Ghost Concert: Missing Songs is the spring entry that gets harder to ignore the more time you spend with it. Premiere is April 6, 2026 via ENGI, 12 eps, action register, and the source material is the kind that rewards patient readers.
Where it lives
In the year 2045, singing has been forbidden. Music is no longer created or performed by humans; instead, a music application called MiucS produces all songs on their behalf. One day, a girl named Seria Aiba hears a human singing voice while out with her friends—something that should no longer exist. Following the sound, she encounters a mysterious presence: a ghost. What appears before her is not an ordinary spirit, but a figure from beyond this world known as a Great Ghost. Whether you've read ahead or you're going in blind, the early pacing makes both paths work. Don't read too far before episode three — the adaptation pulls a structural trick that's better fresh.
The hands on it
ENGI runs production, backed by WOWOW, CBC Television, Movic.
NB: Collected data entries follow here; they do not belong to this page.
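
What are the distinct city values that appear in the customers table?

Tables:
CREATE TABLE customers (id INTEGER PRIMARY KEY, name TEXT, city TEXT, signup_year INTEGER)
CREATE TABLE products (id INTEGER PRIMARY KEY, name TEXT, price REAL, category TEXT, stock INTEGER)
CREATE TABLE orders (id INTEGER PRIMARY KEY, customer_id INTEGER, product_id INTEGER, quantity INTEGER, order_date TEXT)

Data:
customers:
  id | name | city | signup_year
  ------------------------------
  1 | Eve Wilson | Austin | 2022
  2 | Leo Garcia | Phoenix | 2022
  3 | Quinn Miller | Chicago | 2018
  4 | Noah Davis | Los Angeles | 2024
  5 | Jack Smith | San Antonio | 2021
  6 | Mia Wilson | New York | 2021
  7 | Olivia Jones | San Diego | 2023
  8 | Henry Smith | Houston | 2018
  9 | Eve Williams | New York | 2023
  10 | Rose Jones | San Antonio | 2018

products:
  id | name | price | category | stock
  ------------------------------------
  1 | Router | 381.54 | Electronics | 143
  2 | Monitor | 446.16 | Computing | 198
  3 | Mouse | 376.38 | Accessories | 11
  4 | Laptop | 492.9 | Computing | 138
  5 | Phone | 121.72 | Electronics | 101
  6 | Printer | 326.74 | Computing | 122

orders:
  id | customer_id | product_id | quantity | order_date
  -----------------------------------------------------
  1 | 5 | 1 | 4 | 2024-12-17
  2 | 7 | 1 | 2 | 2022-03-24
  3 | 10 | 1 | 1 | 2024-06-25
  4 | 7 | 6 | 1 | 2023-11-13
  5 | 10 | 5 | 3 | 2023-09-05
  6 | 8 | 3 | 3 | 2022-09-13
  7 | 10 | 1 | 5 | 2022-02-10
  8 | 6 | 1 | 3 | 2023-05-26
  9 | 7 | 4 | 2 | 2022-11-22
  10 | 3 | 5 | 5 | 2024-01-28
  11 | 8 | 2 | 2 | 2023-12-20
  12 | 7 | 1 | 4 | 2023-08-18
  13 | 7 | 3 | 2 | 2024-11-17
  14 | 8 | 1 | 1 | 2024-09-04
SELECT DISTINCT city FROM customers

Execution result:
city
Austin
Phoenix
Chicago
Los Angeles
San Antonio
New York
San Diego
Houston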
They're the kind of studio where the storyboarding lead is the byline that should reassure you, not the director-on-marketing-rounds.
When it airs
Mondays at 00:30 (JST). Episode count: 12. Same-day simulcast windows are on the usual Western streamers — check your local Crunchyroll, HIDIVE, or Hulu listing for the timed slot.
Worth the slot?
922 viewers have it at 5.47. Read between the lines: that's not a niche audience, that's broad pickup with steady reception. Worth the time. The season has louder names; this is the one you'll be quoting in August.